Po latach wymagającej pracy chciał nabrać dystansu. W 2009 r., jeszcze za czasów Millennium TFI, był tak zafascynowany poznawaniem wina – szczepów, niuansów i odcieni zamkniętych w butelkach – że otworzył w Warszawie winiarnię i restaurację. Enoteka Polska już po kilku miesiącach zaczęła zbierać nagrody. W 2011 r. rozstał się ze światem finansów i w pełni oddał fascynacji winem. Nawiązał nowe kontakty i znacznie poszerzył ofertę win, gdzie indziej niedostępnych, które szybko zdobyły podniebienia koneserów i wysokie noty krytyków. Restauracja otrzymała nagrodę Certificate of Excellence 2012 od największego na świecie serwisu turystycznego Tripadvisor.com.
Reklama
Jednak instynkt nie dał o sobie zapomnieć na długo. W końcu kierowanie garstką ludzi to nie to samo co zarządzanie miliardami w funduszach. Akurat Axa TFI potrzebowała doświadczonego menedżera, który nią pokieruje po zmianie strategii.

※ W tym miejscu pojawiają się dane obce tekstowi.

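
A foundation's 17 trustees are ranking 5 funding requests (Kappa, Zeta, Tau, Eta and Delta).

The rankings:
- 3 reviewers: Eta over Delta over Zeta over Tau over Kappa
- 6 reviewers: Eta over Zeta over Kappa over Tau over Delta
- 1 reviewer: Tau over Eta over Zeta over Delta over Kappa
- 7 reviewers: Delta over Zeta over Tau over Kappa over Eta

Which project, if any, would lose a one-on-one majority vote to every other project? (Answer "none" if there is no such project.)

Kappa

Pairwise majorities:
Kappa vs Zeta: Zeta, 17–0.
Kappa vs Tau: Kappa is ranked higher on 6 ballots, Tau on 11. Tau wins 11–6.
Kappa vs Eta: 7 to 10, Eta.
Kappa vs Delta: 6 to 11, Delta.
Zeta–Tau: Zeta 16–1.
Zeta–Eta: Eta 10–7.
Zeta vs Delta: Delta wins 10–7.
Tau vs Eta: Tau preferred on 1+7 = 8 ballots; Eta wins 9–8.
Tau–Delta: Delta 10–7.
Eta vs Delta: Eta is ranked higher on 3+6+1 = 10 ballots, Delta on 7. Eta wins 10–7.
Only Kappa has no wins; Kappa is the Condorcet loser.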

Grupa Axa jest drugim ubezpieczycielem w Europie, a pod względem zarządzania aktywami jest w pierwszej dziesiątce na świecie. W Polsce Axa TFI potrzebny był zwrot, który poprawiłby rentowność i zwiększył skalę biznesu. – Spółka pierwotnie miała być rentowna w 2015 r., ale po zmianach już w 2013 r. planujemy znaczną poprawę wyniku finansowego. Zysk mamy osiągnąć w 2014 r., zaś w kolejnych latach zwrot z kapitału i znaczne zwiększenie udziałów w rynku – podkreśla Bombol.
Wierzy w sukces swojej nowej firmy, ale z Enoteką się nie rozstaje. Lampka wyśmienitego wina od zaprzyjaźnionego winiarza to najlepsza nagroda za całodniową harówkę.